Since the plan is to have this 2nd floor addition as rental apartment I am hoping to have separate HVAC system for this section. 
Is it possible to put furnace in the attic? The attic will be unfinished but I could make small room for furnace/hot water tank to insulate it and minimize the heat loss. Also the ducts/water pipes would have to be insulated since they would be located in the attic as well.
Another challenge in this case I think would be running A/C tubing from the outside unit (which would be on the ground level outside the house) all the way up so the length would be much longer than usual install and would most likely require more insulating that regular install?
I am also considering insulating between joists as the case would be  with live in attic and maybe having couple of heating registeres there to make sure the temperature is kept above freezing. 
Doing this would give me separate heating controls for each section and I would not have to demolish the main floor to run ducts and water to the second level.
What do you guys think about it?


----------



## nealtw (Mar 26, 2013)

I think it can be done, we see AC units in the attic anyway.
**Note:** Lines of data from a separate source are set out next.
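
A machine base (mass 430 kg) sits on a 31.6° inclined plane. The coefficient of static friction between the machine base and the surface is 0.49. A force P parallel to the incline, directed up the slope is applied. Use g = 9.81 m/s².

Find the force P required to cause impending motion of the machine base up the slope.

At impending motion up the slope, friction acts down-slope at its limit: f = μ_s N.
P is parallel to the surface, so N = m g cos θ = 3590 N.
Along the incline: P = m g sin θ + μ_s N = 2210 + 0.49×3590 = 3970 N.

P ≈ 3970 N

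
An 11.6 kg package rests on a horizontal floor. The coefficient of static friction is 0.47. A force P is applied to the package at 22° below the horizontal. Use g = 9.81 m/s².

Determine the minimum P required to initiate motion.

N = m g + P sin α (the push presses the package into the horizontal floor).
At impending slip, P cos α = μ_s N = μ_s (m g + P sin α).
Solving: P (cos α − μ_s sin α) = μ_s m g → P = 0.47×114/(cos 22° − 0.47 sin 22°) = 53.5/0.7511 = 71.2 N.

P ≈ 71.2 N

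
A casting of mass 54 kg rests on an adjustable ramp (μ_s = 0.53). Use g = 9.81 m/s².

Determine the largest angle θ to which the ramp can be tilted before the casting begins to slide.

θ_max ≈ 27.9°

At the slip threshold, m g sin θ = μ_s · m g cos θ, so tan θ = μ_s.
θ_max = arctan(0.53) = 27.9°.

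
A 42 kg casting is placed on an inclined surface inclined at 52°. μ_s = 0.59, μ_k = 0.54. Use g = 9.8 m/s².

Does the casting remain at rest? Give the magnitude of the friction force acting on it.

f ≈ 137 N

N = m g cos θ = 253 N.
Down-slope weight component: m g sin θ = 324 N.
μ_s N = 150 N.
324 > 150 N, so it slides; kinetic friction f = μ_k N = 0.54×253 = 137 N.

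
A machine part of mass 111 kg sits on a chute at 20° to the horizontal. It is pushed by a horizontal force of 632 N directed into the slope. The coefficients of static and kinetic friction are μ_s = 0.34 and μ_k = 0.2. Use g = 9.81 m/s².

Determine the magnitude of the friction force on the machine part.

f ≈ 221 N (down the incline)

Resolve perpendicular to the incline: N = m g cos θ + P sin θ = 111×9.81×cos 20° + 632×sin 20° = 1239 N.
Parallel to the incline: P cos θ − m g sin θ = 593.9 − 372.4 = 221.5 N; the friction needed to balance this is 221.5 N acting down the slope.
Maximum static friction: μ_s N = 0.34 × 1239 = 421.4 N.
Since 221.5 N is within the 421.4 N limit, the machine part stays put and friction is exactly 221 N.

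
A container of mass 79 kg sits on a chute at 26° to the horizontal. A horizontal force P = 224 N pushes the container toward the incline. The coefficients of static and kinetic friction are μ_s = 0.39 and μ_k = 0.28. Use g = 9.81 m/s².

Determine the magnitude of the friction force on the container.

Normal direction: N = m g cos θ + P sin θ = 794.8 N.
Parallel to the incline: P cos θ − m g sin θ = 201.3 − 339.7 = -138.4 N; the friction needed to balance this is 138.4 N acting up the slope.
Maximum static friction: μ_s N = 0.39 × 794.8 = 310 N.
|f_req| = 138.4 ≤ 310 N → the container is in equilibrium; friction equals the required value.

f ≈ 138 N (up the incline)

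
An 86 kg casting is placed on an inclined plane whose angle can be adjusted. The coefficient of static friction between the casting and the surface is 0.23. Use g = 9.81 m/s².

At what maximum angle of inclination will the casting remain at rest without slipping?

At the slip threshold, m g sin θ = μ_s · m g cos θ, so tan θ = μ_s.
θ_max = arctan(0.23) = 13°.

θ_max ≈ 13°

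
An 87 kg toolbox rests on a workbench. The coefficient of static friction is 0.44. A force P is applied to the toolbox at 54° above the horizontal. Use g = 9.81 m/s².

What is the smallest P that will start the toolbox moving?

P ≈ 398 N

N = m g − P sin α (the pull lifts the toolbox).
At impending slip, P cos α = μ_s N = μ_s (m g − P sin α).
Solving: P (cos α + μ_s sin α) = μ_s m g → P = 0.44×853/(cos 54° + 0.44 sin 54°) = 376/0.9438 = 398 N.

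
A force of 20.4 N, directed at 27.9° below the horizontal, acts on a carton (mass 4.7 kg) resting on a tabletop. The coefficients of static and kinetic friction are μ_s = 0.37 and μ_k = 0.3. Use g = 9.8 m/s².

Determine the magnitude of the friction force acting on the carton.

N = m g + P sin α = 46.06 + 20.4×sin 27.9° = 55.61 N.
Horizontally, friction must balance P cos α = 18.03 N.
The static-friction limit is μ_s N = 20.57 N.
Since 18.03 N does not exceed the limit, the carton stays at rest and f = 18 N.

f ≈ 18 N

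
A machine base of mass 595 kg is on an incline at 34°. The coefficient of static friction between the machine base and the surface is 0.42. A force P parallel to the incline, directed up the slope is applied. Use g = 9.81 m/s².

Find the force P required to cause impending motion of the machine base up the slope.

At impending motion up the slope, friction acts down-slope at its limit: f = μ_s N.
P is parallel to the surface, so N = m g cos θ = 4840 N.
Along the incline: P = m g sin θ + μ_s N = 3260 + 0.42×4840 = 5300 N.

P ≈ 5300 N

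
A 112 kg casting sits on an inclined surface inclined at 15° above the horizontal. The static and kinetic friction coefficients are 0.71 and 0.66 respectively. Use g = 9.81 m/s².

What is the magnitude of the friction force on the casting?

f ≈ 284 N (up the incline)

The normal reaction is N = m g cos θ = 1061 N.
Along the slope the weight component is m g sin θ = 284.4 N; friction must supply exactly this, acting up-slope.
Static friction can supply at most μ_s N = 753.5 N.
Since |284.4| ≤ 753.5 N, no slip — friction simply equals what equilibrium demands.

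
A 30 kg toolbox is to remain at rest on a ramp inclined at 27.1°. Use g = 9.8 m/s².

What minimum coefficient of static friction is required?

μ_s,min ≈ 0.512

At the slip threshold m g sin θ = μ_s m g cos θ, so μ_s,min = tan θ.
μ_s,min = tan 27.1° = 0.512.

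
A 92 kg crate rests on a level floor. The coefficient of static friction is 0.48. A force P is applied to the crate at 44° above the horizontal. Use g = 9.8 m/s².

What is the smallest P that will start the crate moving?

N = m g − P sin α (the pull lifts the crate).
At impending slip, P cos α = μ_s N = μ_s (m g − P sin α).
Solving: P (cos α + μ_s sin α) = μ_s m g → P = 0.48×902/(cos 44° + 0.48 sin 44°) = 433/1.053 = 411 N.

P ≈ 411 N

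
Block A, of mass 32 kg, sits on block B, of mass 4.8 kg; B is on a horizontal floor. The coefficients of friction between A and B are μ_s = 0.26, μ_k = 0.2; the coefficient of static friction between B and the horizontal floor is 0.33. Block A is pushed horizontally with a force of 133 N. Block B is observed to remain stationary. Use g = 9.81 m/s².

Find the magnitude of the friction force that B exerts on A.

f ≈ 62.8 N

Between the blocks, N₁ = m_A g = 313.9 N.
So the A–B interface can sustain at most μ_s N₁ = 81.62 N of static friction.
Since P = 133 N > 81.62 N, A slides on B; the A–B friction is kinetic: f₁ = μ_k N₁ = 0.2×313.9 = 62.8 N.
B experiences an equal 62.8 N forward from A (third law). B is in equilibrium, so the floor supplies f₂ = 62.8 N of static friction (limit μ_s(m_A+m_B)g = 119.1 N, not exceeded).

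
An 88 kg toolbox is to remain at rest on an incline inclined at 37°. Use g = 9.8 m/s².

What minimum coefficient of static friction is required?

At the slip threshold m g sin θ = μ_s m g cos θ, so μ_s,min = tan θ.
μ_s,min = tan 37° = 0.754.

μ_s,min ≈ 0.754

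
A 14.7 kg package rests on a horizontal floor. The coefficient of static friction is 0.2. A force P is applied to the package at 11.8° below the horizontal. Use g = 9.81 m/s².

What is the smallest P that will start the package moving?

P ≈ 30.7 N

N = m g + P sin α (the push presses the package into the horizontal floor).
At impending slip, P cos α = μ_s N = μ_s (m g + P sin α).
Solving: P (cos α − μ_s sin α) = μ_s m g → P = 0.2×144/(cos 11.8° − 0.2 sin 11.8°) = 28.8/0.938 = 30.7 N.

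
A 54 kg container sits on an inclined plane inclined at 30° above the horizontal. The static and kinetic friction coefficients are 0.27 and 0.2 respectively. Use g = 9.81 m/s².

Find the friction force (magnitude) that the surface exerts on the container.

f ≈ 91.8 N (up the incline)

The normal reaction is N = m g cos θ = 458.8 N.
Along the slope the weight component is m g sin θ = 264.9 N; friction must supply exactly this, acting up-slope.
Static friction can supply at most μ_s N = 123.9 N.
|264.9| exceeds 123.9 N, so the container slips down-slope; friction is kinetic, f = μ_k N = 0.2×458.8 = 91.8 N.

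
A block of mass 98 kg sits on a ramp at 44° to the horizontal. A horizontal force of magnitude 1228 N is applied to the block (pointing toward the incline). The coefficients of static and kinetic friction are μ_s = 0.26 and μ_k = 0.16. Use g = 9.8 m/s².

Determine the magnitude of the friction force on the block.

The horizontal push has a component P sin θ into the surface, so N = m g cos θ + P sin θ = 690.9 + 853 = 1544 N.
Along the incline, the net driving force (taking up-slope positive) is P cos θ − m g sin θ = 883.3 − 667.1 = 216.2 N, so equilibrium requires friction f = -216.2 N (down-slope).
Maximum static friction: μ_s N = 0.26 × 1544 = 401.4 N.
|f_req| = 216.2 ≤ 401.4 N → the block is in equilibrium; friction equals the required value.

f ≈ 216 N (down the incline)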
Access for servicing will want to be a consideration.


----------



## kok328 (Mar 27, 2013)

High Efficiency furnaces condensate as part of the combustion process.  Insulating that attic space to keep above freezing is a wise decision.  I had one freeze up on me where all the condensate tubing plugged up with ice and the pressure switch would not "make".  I chose the option of wrapping all condensate lines with heat tape to prevent the problem from reoccurring.


----------



## nealtw (Mar 27, 2013)

kok328 said:


> High Efficiency furnaces condensate as part of the combustion process.  Insulating that attic space to keep above freezing is a wise decision.  I had one freeze up on me where all the condensate tubing plugged up with ice and the pressure switch would not "make".  I chose the option of wrapping all condensate lines with heat tape to prevent the problem from reoccurring.


 
What are the rules on the condesate line or exhaust line, windows, eaves, doors, etc.


----------



## kok328 (Mar 27, 2013)

Please check with your local code enforcement as I am not familiar with Canadian codes.  Although I wouldn't really expect them to differ too much from U.S. codes in regards to HVAC installations.  Due to backdraft through ventilated soffits, doors & windows, the only feasible option is to run the exhasut & combusiton air intakes through the roof.  Again, check with local codes to determine height of piping above roof line and distance of separation between exhaust and intake.  Condensate is passive gravity fed so anywhere you can run the lines to outdoors or a drain should be acceptable.  Use PVC for this as poly tube doesn't lay flat enough to accomodate total drainage.


----------



## nealtw (Mar 28, 2013)

They use a white pvc about 2 1/2" for both and they run them out close together and some places use a special fitting with a bell of some kind to seperate the two but use the same hole in the wall.
And what seems to be closer to windows and doors than what would seem safe. Maybe someone will come along with some answers.


----------



## keepinitcool (Mar 30, 2013)

Concentric piping is when they run both intake and exhaust out the same hole.  Exhaust comes out the middle and intake pulls from around the edges of the cap.  Keep 4-6 feet away from windows and doors.  Windows tend to fog up if the exhaust is blowing near them.  Also remember to slope the exhaust pipe back towards the furnace so it drains into the condensate drain and not outside where it could freeze and cause a slippery area.  Proper installation and attention to detail always benefits the homeowner in the longrun.


----------